Japan: Q4 GDP growth revised up on stronger investment
March 8, 2017
Revised data confirmed that the economy ended 2017 on a strong note, as robust global demand boosted corporate earnings and manufacturing activity, translating into solid investment and private consumption. According to revised data released by the Cabinet Office on 8 March, the economy expanded 1.6% over the previous quarter in Q4 in seasonally-adjusted annualized (SAAR) terms—higher than the 0.5% increase originally reported. Q4’s expansion was, however, below the 2.4% growth in both Q2 and Q3. In annual terms, GDP grew 2.0% in Q4, a notch above the 1.9% rise in Q3 and the strongest reading in over two years.
The upward revision mostly reflected stronger private non-residential investment, which expanded 4.2% (previously reported: +2.8% quarter-on-quarter SAAR). Robust corporate earnings continued to buttress capital expenditure amid improved domestic dynamics and healthy global demand for Japanese goods. Public investment also fared better than initially reported, leading gross fixed capital formation to expand 1.2% in Q4 (previously reported: 0.0% qoq SAAR). In general, Japan’s first estimate for GDP tends to underestimate investment, which translates into stronger investment activity in subsequent GDP updates. Private consumption growth was slightly upgraded in the second GDP estimate, from 1.9% to 2.1%, on the back of Japan’s tight labor market and timid wage gains.
The contribution from the external sector was left unchanged, as the figures for both imports and exports of goods and services were largely unrevised.

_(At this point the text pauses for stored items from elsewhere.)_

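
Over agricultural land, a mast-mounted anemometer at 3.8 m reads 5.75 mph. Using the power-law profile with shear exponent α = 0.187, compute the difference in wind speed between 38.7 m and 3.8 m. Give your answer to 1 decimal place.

Power law: V₂ = V₁ · (z₂/z₁)^α = 5.75 × (10.1842)^0.187 = 8.8746 mph
ΔV = 8.8746 − 5.75 = 3.1246 mph

3.1 mph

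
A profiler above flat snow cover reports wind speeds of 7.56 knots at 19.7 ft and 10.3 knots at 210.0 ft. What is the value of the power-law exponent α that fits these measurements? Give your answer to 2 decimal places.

Power law: V₂/V₁ = (z₂/z₁)^α ⇒ α = ln(V₂/V₁) / ln(z₂/z₁)
α = ln(10.3/7.56) / ln(210.0/19.7) = ln(1.3624) / ln(10.6599)
  = 0.30927 / 2.36649 = 0.13069

α ≈ 0.13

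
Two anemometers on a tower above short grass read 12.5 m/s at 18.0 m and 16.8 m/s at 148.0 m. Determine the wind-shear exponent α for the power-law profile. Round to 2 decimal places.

α ≈ 0.14

Power law: V₂/V₁ = (z₂/z₁)^α ⇒ α = ln(V₂/V₁) / ln(z₂/z₁)
α = ln(16.8/12.5) / ln(148.0/18.0) = ln(1.3440) / ln(8.2222)
  = 0.29565 / 2.10684 = 0.14033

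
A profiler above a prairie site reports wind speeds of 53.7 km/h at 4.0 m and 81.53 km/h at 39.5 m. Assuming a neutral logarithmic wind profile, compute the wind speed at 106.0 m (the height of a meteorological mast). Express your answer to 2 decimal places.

93.53 km/h

Log law: V ∝ ln(z/z₀). From the pair, with r = V₁/V₂ = 0.65865,
ln z₀ = (ln z₁ − r·ln z₂)/(1 − r) = (1.3863 − 0.65865×3.6763)/0.34135 = -3.0324 → z₀ = 0.04820 m
V₃ = V₁ · ln(z₃/z₀)/ln(z₁/z₀) = 53.7 × 7.6959/4.4187 = 93.5265 km/h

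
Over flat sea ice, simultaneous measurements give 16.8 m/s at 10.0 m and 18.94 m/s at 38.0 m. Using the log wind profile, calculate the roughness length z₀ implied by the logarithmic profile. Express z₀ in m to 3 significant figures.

Log law: V(z) ∝ ln(z/z₀). With r = V₁/V₂ = 16.8/18.94 = 0.88701,
r · ln(z₂/z₀) = ln(z₁/z₀) ⇒ ln z₀ = (ln z₁ − r·ln z₂)/(1 − r)
ln z₀ = (2.30259 − 0.88701×3.63759) / 0.11299 = -8.1778
z₀ = exp(-8.1778) = 0.0002808 m

z₀ ≈ 0.000281 m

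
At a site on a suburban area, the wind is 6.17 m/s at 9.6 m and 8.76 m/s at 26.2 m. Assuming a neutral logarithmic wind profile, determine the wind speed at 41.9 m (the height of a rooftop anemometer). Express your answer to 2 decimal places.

9.97 m/s

Log law: V ∝ ln(z/z₀). From the pair, with r = V₁/V₂ = 0.70434,
ln z₀ = (ln z₁ − r·ln z₂)/(1 − r) = (2.2618 − 0.70434×3.2658)/0.29566 = -0.1300 → z₀ = 0.8781 m
V₃ = V₁ · ln(z₃/z₀)/ln(z₁/z₀) = 6.17 × 3.8653/2.3918 = 9.9712 m/s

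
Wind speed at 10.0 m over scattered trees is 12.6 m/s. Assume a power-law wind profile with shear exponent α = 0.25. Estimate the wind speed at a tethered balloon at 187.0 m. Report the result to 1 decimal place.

Power-law profile: V₂ = V₁ · (z₂/z₁)^α
V₂ = 12.6 × (187.0/10.0)^0.25 = 12.6 × (18.7000)^0.25
    = 12.6 × 2.0795 = 26.2018 m/s

26.2 m/s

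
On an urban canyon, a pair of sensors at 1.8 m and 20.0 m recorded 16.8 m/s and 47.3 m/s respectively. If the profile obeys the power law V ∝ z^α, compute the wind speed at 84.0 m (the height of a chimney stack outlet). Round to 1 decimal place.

87.7 m/s

First find α: α = ln(V₂/V₁)/ln(z₂/z₁) = ln(47.3/16.8)/ln(20.0/1.8) = 1.03513/2.40795 = 0.4299
Extrapolate from 20.0 m to 84.0 m: V₃ = 47.3 × (84.0/20.0)^0.4299 = 47.3 × 1.8532 = 87.6566 m/s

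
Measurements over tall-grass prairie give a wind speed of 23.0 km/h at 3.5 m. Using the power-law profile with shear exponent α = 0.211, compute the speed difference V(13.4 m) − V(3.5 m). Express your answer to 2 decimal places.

7.53 km/h

Power law: V₂ = V₁ · (z₂/z₁)^α = 23.0 × (3.8286)^0.211 = 30.5315 km/h
ΔV = 30.5315 − 23.0 = 7.5315 km/h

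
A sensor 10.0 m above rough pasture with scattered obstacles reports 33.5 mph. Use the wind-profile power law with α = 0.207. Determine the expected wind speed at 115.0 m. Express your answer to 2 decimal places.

Power-law profile: V₂ = V₁ · (z₂/z₁)^α
V₂ = 33.5 × (115.0/10.0)^0.207 = 33.5 × (11.5000)^0.207
    = 33.5 × 1.6579 = 55.5404 mph

55.54 mph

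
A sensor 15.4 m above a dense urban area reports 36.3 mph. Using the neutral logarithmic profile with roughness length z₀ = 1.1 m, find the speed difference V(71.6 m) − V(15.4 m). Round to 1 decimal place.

21.1 mph

Log law: V₂ = V₁ · ln(z₂/z₀)/ln(z₁/z₀) = 36.3 × 4.1758/2.6391 = 57.4376 mph
ΔV = 57.4376 − 36.3 = 21.1376 mph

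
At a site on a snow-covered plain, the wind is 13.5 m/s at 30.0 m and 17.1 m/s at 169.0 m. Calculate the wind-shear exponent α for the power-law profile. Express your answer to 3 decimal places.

Power law: V₂/V₁ = (z₂/z₁)^α ⇒ α = ln(V₂/V₁) / ln(z₂/z₁)
α = ln(17.1/13.5) / ln(169.0/30.0) = ln(1.2667) / ln(5.6333)
  = 0.23639 / 1.72870 = 0.13674

α ≈ 0.137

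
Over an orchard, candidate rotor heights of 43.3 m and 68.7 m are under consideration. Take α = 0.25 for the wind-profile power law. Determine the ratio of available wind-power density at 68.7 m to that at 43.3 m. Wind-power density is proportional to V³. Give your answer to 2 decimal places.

Speed ratio: V_B/V_A = (z_B/z_A)^α = (68.7/43.3)^0.25 = (1.5866)^0.25 = 1.12232
Power-density ratio: P_B/P_A = (V_B/V_A)³ = (1.12232)³ = 1.41368

1.41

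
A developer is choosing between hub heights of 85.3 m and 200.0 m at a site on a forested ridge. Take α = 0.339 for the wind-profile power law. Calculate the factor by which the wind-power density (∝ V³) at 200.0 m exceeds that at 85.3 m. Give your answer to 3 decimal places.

Speed ratio: V_B/V_A = (z_B/z_A)^α = (200.0/85.3)^0.339 = (2.3447)^0.339 = 1.33493
Power-density ratio: P_B/P_A = (V_B/V_A)³ = (1.33493)³ = 2.37888

2.379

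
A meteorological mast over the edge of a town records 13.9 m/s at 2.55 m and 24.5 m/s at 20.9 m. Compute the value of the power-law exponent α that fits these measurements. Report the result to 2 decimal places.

α ≈ 0.27

Power law: V₂/V₁ = (z₂/z₁)^α ⇒ α = ln(V₂/V₁) / ln(z₂/z₁)
α = ln(24.5/13.9) / ln(20.9/2.55) = ln(1.7626) / ln(8.1961)
  = 0.56678 / 2.10366 = 0.26943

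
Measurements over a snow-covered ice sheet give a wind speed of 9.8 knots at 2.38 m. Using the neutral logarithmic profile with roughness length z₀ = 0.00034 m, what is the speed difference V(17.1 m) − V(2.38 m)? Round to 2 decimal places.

2.18 knots

Log law: V₂ = V₁ · ln(z₂/z₀)/ln(z₁/z₀) = 9.8 × 10.8256/8.8537 = 11.9828 knots
ΔV = 11.9828 − 9.8 = 2.1828 knots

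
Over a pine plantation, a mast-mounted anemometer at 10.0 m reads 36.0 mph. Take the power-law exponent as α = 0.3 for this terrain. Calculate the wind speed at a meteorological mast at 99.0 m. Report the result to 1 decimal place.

Power-law profile: V₂ = V₁ · (z₂/z₁)^α
V₂ = 36.0 × (99.0/10.0)^0.3 = 36.0 × (9.9000)^0.3
    = 36.0 × 1.9893 = 71.6132 mph

71.6 mph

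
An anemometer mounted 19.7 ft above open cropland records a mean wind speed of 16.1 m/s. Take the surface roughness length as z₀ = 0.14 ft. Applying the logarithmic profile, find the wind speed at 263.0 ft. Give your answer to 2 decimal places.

24.53 m/s

Log law: V(z) ∝ ln(z/z₀), so V₂/V₁ = ln(z₂/z₀) / ln(z₁/z₀).
ln(263.0/0.14) = 7.5383, ln(19.7/0.14) = 4.9467
V₂ = 16.1 × 7.5383/4.9467 = 16.1 × 1.5239 = 24.5346 m/s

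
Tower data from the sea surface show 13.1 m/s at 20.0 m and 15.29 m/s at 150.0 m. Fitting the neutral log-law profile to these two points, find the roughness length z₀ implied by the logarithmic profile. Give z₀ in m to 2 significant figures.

z₀ ≈ 0.00012 m

Log law: V(z) ∝ ln(z/z₀). With r = V₁/V₂ = 13.1/15.29 = 0.85677,
r · ln(z₂/z₀) = ln(z₁/z₀) ⇒ ln z₀ = (ln z₁ − r·ln z₂)/(1 − r)
ln z₀ = (2.99573 − 0.85677×5.01064) / 0.14323 = -9.0569
z₀ = exp(-9.0569) = 0.0001166 m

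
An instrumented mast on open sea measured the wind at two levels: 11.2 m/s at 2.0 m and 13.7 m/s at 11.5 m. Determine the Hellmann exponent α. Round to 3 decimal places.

α ≈ 0.115

Power law: V₂/V₁ = (z₂/z₁)^α ⇒ α = ln(V₂/V₁) / ln(z₂/z₁)
α = ln(13.7/11.2) / ln(11.5/2.0) = ln(1.2232) / ln(5.7500)
  = 0.20148 / 1.74920 = 0.11519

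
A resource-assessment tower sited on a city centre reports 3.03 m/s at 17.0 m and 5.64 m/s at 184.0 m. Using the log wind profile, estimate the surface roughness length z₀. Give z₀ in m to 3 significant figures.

Log law: V(z) ∝ ln(z/z₀). With r = V₁/V₂ = 3.03/5.64 = 0.53723,
r · ln(z₂/z₀) = ln(z₁/z₀) ⇒ ln z₀ = (ln z₁ − r·ln z₂)/(1 − r)
ln z₀ = (2.83321 − 0.53723×5.21494) / 0.46277 = 0.0682
z₀ = exp(0.0682) = 1.071 m

z₀ ≈ 1.07 m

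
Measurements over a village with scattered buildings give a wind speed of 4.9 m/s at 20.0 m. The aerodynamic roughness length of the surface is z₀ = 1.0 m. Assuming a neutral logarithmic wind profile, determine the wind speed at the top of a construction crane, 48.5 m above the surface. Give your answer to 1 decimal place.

6.3 m/s

Log law: V(z) ∝ ln(z/z₀), so V₂/V₁ = ln(z₂/z₀) / ln(z₁/z₀).
ln(48.5/1.0) = 3.8816, ln(20.0/1.0) = 2.9957
V₂ = 4.9 × 3.8816/2.9957 = 4.9 × 1.2957 = 6.3489 m/s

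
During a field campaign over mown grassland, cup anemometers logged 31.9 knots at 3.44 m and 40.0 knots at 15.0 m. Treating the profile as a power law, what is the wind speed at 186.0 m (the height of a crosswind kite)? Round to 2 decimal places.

58.89 knots

First find α: α = ln(V₂/V₁)/ln(z₂/z₁) = ln(40.0/31.9)/ln(15.0/3.44) = 0.22627/1.47258 = 0.1537
Extrapolate from 15.0 m to 186.0 m: V₃ = 40.0 × (186.0/15.0)^0.1537 = 40.0 × 1.4724 = 58.8943 knots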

In Q4, Japan logged the longest streak of growth since 1989, during Japan’s famed economic bubble. That said, some factors are threatening to derail Japan’s stellar economic performance. U.S. President Donald Trump’s decision to impose tariffs on imports of steel and aluminum has increased the risk of a trade war between the U.S. and key global economies, including Japan, China and the Euro area. If a breakdown of the global commercial system occurs, Japan’s external sector will be hard hit. Moreover, wage growth, despite having risen, remains subdued, casting doubts on whether private consumption will replace exports as the main engine of economic growth.